The bill would limit their ability to combat a crime, they say. These officers of the law seem oblivious to the fact that seizures themselves border on the criminal or unconstitutional.
It’s a wonder the seizure practice wasn’t struck down in a court before it ever became a legislative issue.
But now state Rep. Shawn Mitchell, R-Broomfield, has introduced House Bill 1404. It would reform Colorado’s law by, among other things, generally preventing forfeiture until a conviction is obtained. At present, seizures can occur even before a suspect is charged.
The bill also would shift the burden of proof to governments to justify seizures, as opposed to the burden being on the accused to stop them. It makes prosecutors prove a strong link between confiscated property and the crime.
As it stands, criminal suspects aren’t automatically entitled to recover their property even if acquitted, because the seizure occurs under a civil rather than a criminal procedure. The civil action means additional costs for them, and sometimes the property already has been auctioned off by the time an acquittal occurs.
Horror stories about the forfeiture law abound.
Forfeiture proceeds go to law enforcement agencies. Mitchell says that gives police inappropriate incentives to make arrests.
Some of the proceeds go to valid purposes, such as cars used for undercover work. Cash seized, or raised through forfeiture auctions, helps fund enforcement.
But there also are tales of forfeiture revenues paying for pizzas and Christmas parties, and a seized hot tub ending up in a sheriff’s house.

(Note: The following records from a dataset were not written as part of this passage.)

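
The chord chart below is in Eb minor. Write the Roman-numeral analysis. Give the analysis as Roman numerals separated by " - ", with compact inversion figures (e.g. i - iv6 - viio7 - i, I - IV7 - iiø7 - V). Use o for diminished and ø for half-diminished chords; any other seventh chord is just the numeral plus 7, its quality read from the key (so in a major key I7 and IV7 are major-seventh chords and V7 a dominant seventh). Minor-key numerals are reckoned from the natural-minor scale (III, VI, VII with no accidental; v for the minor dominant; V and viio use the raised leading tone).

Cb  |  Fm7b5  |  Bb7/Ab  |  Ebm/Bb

VI - iiø7 - V42 - i64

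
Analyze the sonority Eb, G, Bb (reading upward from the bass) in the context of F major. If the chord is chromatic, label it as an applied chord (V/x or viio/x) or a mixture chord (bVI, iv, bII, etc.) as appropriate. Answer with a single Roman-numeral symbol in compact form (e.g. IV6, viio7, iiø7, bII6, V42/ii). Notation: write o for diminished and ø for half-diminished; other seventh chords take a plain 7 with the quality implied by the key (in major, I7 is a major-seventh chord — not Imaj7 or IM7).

bVII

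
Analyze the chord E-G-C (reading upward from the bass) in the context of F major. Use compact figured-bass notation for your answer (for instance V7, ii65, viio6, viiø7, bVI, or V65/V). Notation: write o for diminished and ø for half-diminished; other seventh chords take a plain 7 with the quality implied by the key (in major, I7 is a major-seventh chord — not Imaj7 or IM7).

V6

Stacked in thirds the chord is C-E-G: a major triad on C.
In F major, C is the dominant; the diatonic major triad there is V.
With E in the bass the chord is in first inversion, so the figured bass is 6.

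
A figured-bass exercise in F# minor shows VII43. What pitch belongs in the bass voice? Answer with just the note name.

VII in F# minor has root E; the chord is E-G#-B-D.
The figure 43 means second inversion — the fifth is in the bass.

B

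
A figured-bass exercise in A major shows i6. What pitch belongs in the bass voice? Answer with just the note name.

C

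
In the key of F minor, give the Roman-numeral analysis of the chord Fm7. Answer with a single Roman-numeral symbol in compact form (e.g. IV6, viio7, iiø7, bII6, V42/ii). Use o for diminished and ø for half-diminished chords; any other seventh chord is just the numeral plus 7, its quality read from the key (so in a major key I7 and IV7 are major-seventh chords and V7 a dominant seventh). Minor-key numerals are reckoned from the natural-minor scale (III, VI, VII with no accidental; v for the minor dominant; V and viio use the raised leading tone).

i7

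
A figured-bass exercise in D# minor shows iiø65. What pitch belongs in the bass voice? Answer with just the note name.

G#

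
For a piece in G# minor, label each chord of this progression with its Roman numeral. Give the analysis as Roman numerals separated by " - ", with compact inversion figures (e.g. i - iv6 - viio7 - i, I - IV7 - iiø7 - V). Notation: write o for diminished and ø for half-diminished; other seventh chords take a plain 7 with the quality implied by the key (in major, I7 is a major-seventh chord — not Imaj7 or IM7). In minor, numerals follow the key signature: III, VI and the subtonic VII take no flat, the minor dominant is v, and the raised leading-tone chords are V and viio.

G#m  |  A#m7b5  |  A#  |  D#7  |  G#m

i - iiø7 - V/V - V7 - i

G#m: minor triad on G# = scale degree 1 → i.
A#m7b5: root A# is the supertonic; half-diminished seventh chord there is iiø7.
A#: chromatic; A# is V of V, so V/V.
D#7: root D# is the dominant; dominant seventh chord there is V7.
G#m has root G#, degree 1 in G# minor, so i.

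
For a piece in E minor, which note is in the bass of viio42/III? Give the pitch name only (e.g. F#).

Eb

The applied chord viio42/III is rooted on F#: F#-A-C-Eb.
The figure 42 means third inversion — the seventh is in the bass.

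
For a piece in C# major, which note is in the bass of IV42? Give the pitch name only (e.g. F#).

IV in C# major has root F#; the chord is F#-A#-C#-E#.
The figure 42 means third inversion — the seventh is in the bass.

E#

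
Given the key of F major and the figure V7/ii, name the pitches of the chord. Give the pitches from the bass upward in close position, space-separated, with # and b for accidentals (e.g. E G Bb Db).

D F# A C

The slash means an applied dominant: we want the dominant of ii. In F major, ii is G minor, and its dominant is built on D.
Building a dominant seventh chord on D gives D-F#-A-C.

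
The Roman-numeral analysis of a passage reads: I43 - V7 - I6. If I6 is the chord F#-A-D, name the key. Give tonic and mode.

The anchor chord is a major triad on D, labeled I6.
If D is scale degree 1 and the mode makes that degree carry a major triad, the tonic is D and the mode is major.

D major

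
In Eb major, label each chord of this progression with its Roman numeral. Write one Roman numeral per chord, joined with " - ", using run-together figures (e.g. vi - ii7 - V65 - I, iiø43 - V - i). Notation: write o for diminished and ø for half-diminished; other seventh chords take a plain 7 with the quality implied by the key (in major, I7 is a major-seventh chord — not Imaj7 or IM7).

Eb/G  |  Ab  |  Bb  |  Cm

Eb/G has root Eb, degree 1 in Eb major, so I6.
Ab has root Ab, degree 4 in Eb major, so IV.
Bb: root Bb is the dominant; major triad there is V.
Cm: minor triad on C = scale degree 6 → vi.

I6 - IV - V - vi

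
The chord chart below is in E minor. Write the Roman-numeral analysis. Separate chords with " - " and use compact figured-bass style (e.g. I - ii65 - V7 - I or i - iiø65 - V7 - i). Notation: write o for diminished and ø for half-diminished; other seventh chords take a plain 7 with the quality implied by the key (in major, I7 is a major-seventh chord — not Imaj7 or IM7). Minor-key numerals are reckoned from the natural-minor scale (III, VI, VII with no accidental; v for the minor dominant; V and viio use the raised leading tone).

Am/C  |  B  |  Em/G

iv6 - V - i6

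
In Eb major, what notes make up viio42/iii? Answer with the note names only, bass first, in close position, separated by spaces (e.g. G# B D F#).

The slash marks an applied leading-tone chord: viio of iii. In Eb major, iii is G, so the leading tone to it is F#, a half step below.
Building a fully diminished seventh chord on F# gives F#-A-C-Eb.
The figured bass 42 indicates third inversion, placing the seventh (Eb) in the bass: Eb-F#-A-C.

Eb F# A C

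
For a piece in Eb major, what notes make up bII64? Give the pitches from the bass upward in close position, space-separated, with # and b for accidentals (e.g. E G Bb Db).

Scale degree 2 in Eb major is F; lowering it a half step gives Fb. bII64 is the Neapolitan chord — a major triad on the lowered second degree.
So the chord is Fb-Ab-Cb, a major triad.
The figured bass 64 indicates second inversion, placing the fifth (Cb) in the bass: Cb-Fb-Ab.

Cb Fb Ab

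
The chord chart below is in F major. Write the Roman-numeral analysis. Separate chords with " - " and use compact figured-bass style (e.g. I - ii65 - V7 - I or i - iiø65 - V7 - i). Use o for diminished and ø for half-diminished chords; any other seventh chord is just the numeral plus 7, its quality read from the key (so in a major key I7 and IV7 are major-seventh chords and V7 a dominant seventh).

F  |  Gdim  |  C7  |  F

I - iio - V7 - I

F has root F, degree 1 in F major, so I.
Gdim: diminished triad on G — chromatic; iio (borrowed from the parallel minor).
C7 has root C, degree 5 in F major, so V7.
F: major triad on F = scale degree 1 → I.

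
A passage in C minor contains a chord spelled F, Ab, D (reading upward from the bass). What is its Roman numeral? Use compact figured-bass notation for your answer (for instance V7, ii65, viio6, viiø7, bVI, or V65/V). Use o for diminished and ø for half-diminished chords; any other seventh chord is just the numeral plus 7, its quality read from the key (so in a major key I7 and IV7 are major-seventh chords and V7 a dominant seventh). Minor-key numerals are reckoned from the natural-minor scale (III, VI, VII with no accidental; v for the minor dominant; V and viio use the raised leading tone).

iio6

The pitches D-F-Ab form a diminished triad rooted on D.
In C minor, D is the supertonic; the diatonic diminished triad there is iio.
With F in the bass the chord is in first inversion, so the figured bass is 6.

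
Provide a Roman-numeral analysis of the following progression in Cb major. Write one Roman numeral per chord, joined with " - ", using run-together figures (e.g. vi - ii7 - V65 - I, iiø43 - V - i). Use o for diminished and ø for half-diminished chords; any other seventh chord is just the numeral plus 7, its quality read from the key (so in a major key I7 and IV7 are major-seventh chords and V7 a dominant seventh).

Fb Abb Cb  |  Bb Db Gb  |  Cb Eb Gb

iv - V6 - I

Fb-Abb-Cb: Fb with this quality isn't in the key; it's iv, borrowed from the parallel minor.
Bb-Db-Gb: root Gb is the dominant; major triad there is V6.
Cb-Eb-Gb: major triad on Cb = scale degree 1 → I.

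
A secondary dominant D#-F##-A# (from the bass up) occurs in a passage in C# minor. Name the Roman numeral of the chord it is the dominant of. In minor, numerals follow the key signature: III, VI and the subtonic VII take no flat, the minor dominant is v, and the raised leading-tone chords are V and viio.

V

The chord is a major triad on D#.
A dominant resolves down a perfect fifth: D# → G#. In C# minor, G# is scale degree 5, i.e. V.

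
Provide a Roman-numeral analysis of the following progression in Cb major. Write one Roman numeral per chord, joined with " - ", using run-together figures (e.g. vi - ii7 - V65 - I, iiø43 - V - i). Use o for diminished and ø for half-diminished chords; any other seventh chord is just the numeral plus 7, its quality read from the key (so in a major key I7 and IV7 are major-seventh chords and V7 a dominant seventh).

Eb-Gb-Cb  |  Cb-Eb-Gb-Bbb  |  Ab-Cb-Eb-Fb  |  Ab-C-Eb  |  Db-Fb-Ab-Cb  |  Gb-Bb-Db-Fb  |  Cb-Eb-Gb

I6 - V7/IV - IV65 - V/ii - ii7 - V7 - I

Eb-Gb-Cb: major triad on Cb = scale degree 1 → I6.
Cb-Eb-Gb-Bbb: chromatic; Cb is V of IV, so V7/IV.
Ab-Cb-Eb-Fb: major seventh chord on Fb = scale degree 4 → IV65.
Ab-C-Eb is the secondary dominant of ii (major triad on Ab): V/ii.
Db-Fb-Ab-Cb has root Db, degree 2 in Cb major, so ii7.
Gb-Bb-Db-Fb: root Gb is the dominant; dominant seventh chord there is V7.
Cb-Eb-Gb has root Cb, degree 1 in Cb major, so I.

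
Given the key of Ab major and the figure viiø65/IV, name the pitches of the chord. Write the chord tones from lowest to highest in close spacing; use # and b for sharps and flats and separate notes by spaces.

The slash marks an applied leading-tone chord: viio of IV. In Ab major, IV is Db, so the leading tone to it is C, a half step below.
Building a half-diminished seventh chord on C gives C-Eb-Gb-Bb.
The figured bass 65 indicates first inversion, placing the third (Eb) in the bass: Eb-Gb-Bb-C.

Eb Gb Bb C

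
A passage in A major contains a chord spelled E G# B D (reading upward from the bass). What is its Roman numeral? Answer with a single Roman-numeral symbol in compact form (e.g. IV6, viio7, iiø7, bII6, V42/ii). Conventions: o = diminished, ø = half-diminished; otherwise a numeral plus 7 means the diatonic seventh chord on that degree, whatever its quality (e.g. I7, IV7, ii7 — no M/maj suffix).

V7

The pitches E-G#-B-D form a dominant seventh chord rooted on E.
E is scale degree 5 in A major, and a dominant seventh chord on that degree is written V7.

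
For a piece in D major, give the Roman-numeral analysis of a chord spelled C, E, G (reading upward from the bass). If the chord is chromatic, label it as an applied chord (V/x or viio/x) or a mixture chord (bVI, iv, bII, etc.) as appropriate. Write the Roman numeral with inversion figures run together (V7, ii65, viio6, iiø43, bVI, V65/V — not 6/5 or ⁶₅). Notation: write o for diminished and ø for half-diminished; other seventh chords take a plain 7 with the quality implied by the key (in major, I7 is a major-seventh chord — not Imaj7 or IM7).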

The law, originally aimed at drug offenses, has been expanded to all felonies. As a result, if a man uses the family car while soliciting a prostitute, for example, the car can be confiscated, punishing not just the man but his family.
Former state Rep. Jerry Kopel tells of a 1990 case in which a sheriff tried to seize the house where a man was charged with committing incest with his daughter. Thus, the girl would be victimized twice by being made homeless, Kopel said. The sheriff was thwarted only when outraged citizens paid what he wanted for the house.
Defenders of the law dispute the level of abuses going on, saying procedures have been tightened up. But part of the problem is that there’s been little accounting for forfeiture proceeds. Most law enforcement authorities haven’t filed the required annual forfeiture report.
Mitchell’s bill would tighten reporting procedures. It also specifies other recipients for the proceeds, such as treatment programs, and innocent family members and other co-owners who now suffer from a relative’s actions.
Law enforcement still would receive some proceeds, because some revenues would go to local jurisdictions where forfeitures occur.
Forfeiture laws are an earnest but overreaching element of the nation’s war on drugs.
Two years ago, Congress recognized that things had gone too far, and passed a law curbing the practice. New Mexico and Nevada’s legislatures and Utah and Oregon voters have done the same.
Many police and prosecutors in Colorado object to the bill, saying the proposed reforms would cripple enforcement operations because they rely heavily on resources obtained through forfeiture. But the ends don’t justify the means.
This newspaper would never sanction funding of law enforcement through theft. But forfeitures can come close to being just that, and reform is well-warranted.